In our last post we talked about the two Texas high school programs created by state child support officials that are designed to educate teenagers on the financial and legal responsibilities of teen parenthood. The two programs, Parenting and Paternity Awareness and No Kidding are not designed to educate teenagers on sex. The child support division of the Attorney General's office created the programs to have a family oriented approach to the child-support process and to ensure that teenage parents keep up with their child support responsibilities.

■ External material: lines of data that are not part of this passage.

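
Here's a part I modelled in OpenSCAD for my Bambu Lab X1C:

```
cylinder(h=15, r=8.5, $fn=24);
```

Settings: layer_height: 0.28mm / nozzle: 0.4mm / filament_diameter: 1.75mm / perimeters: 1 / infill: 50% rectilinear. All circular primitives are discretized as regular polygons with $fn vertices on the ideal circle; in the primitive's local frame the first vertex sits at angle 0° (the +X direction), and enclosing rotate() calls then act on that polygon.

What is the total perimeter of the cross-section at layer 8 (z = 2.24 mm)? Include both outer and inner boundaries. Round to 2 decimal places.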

Texas has one of the highest teen birth rates in the country with 63.4 births per 1,000 girls and comes in third after Mississippi and New Mexico. Both programs incorporate the real life experience of current teenage parents. The 14 hours of the Parenting and Paternity Awareness program is divided among 14 different units. The units are comprised of exercises, quizzes and games that are rooted in the issues of teenage pregnancy. In one exercise students discussed their ideas of marriage and gender roles. One of the points of the program is to show that fathers are not only supposed to contribute financially but should also be co-parents with the mother of their child.
The No Kidding class solely focuses on the experiences of teenage parents. One teenage dad explained to a class that as soon as he got his paycheck it was gone to pay for diapers, wipes, formula, clothing and car seats. Another teenage dad said that he had to "get over himself" pretty quick to start meeting the needs of his child. Both programs have got teenagers thinking about life choices and what would happen if they became parents.
The programs have been so successful in Texas that other states and cities are starting their own programs. States like Georgia, Ohio and Arkansas, and cities like New York City and Los Angeles are developing their own style of programs based on the Texas programs. Commenting on becoming a father, a teenager says, "Now that I have a baby, I realize how grown up I wasn't."